(MG, FE)SIO(3)-Perovskite and Other High-Pressure Minerals in Acfer 040: Evidence of Very High Pressures



The impact history of meteorite parent bodies can be extracted by using shock effects in meteorites to estimate shock pressures and durations. Highly shocked chondrites generally contain shock veins with associated high-pressure minerals
that form by crystallization of the shock melt or by transformation of host-rock fragments entrained in the melt [1]. The crystallization assemblage can constrain shock pressure and the kinetics of transformation processes can be used to constrain the duration of the shock event [2-5].


Acfer 040 is a highly shocked S6 L5-6 chondrite with numerous melt veins and pockets. This sample was the first in which akimotoite and silicate perovskite were identified as products of melt-vein crystallization [6]. In that initial study, only a small amount of the melt-vein matrix was examined by TEM. The purpose of this study is to characterize the mineralogy and microstructures of the transformed host fragments to understand transformation mechanisms and to investigate how the shock-vein assemblages vary through the sample. Our methods include polarized light microscopy (PLM), Raman spectroscopy, field-emission SEM, FIB and TEM.

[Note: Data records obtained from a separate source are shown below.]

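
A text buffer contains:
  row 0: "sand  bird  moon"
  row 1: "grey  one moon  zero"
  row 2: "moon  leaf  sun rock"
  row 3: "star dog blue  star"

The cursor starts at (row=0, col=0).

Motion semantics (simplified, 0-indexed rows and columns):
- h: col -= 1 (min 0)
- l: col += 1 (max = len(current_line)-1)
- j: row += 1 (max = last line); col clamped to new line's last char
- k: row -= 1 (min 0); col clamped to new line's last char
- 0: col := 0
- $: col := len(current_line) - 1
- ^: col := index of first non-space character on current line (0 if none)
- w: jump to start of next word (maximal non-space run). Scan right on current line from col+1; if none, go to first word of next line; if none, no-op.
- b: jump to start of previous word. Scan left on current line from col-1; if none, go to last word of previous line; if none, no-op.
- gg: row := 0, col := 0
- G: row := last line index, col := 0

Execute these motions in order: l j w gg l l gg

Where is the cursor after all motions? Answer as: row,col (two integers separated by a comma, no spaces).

After 1 (l): row=0 col=1 char='a'
After 2 (j): row=1 col=1 char='r'
After 3 (w): row=1 col=6 char='o'
After 4 (gg): row=0 col=0 char='s'
After 5 (l): row=0 col=1 char='a'
After 6 (l): row=0 col=2 char='n'
After 7 (gg): row=0 col=0 char='s'

Answer: 0,0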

Melt-vein matrix: There are two distinct crystallization assemblages: 1) akimotoite + (Mg,Fe)SiO3-perovskite + ringwoodite, as described in [6] and 2) (Mg,Fe)SiO3-perovskite + ringwoodite. The perovskite-ringwoodite assemblage is visible in
PLM images as a finely-granular blue matrix. The akimotoitebearing assemblage has 10-µm colorless laths of akimotoite. Ringwoodite: Ringwoodite occurs as pure polycrystallineaggregate grains and as rims on and lamellae in partially transformed olivine. These olivines have a distinctly brown color and a lamellar texture with Fayolite-poor (Fa21) olivine cores and fayalite-rich (Fa26) ringwoodite rims in contact with melt. (Mg,Fe)SiO3-perovskite: Microstructures in BSE images
suggest that enstatite is completely transformed to (Mg,Fe)SiO3- perovskite plus a second minor phase. The perovskite appears to have vitrified, but this is being confirmed with TEM.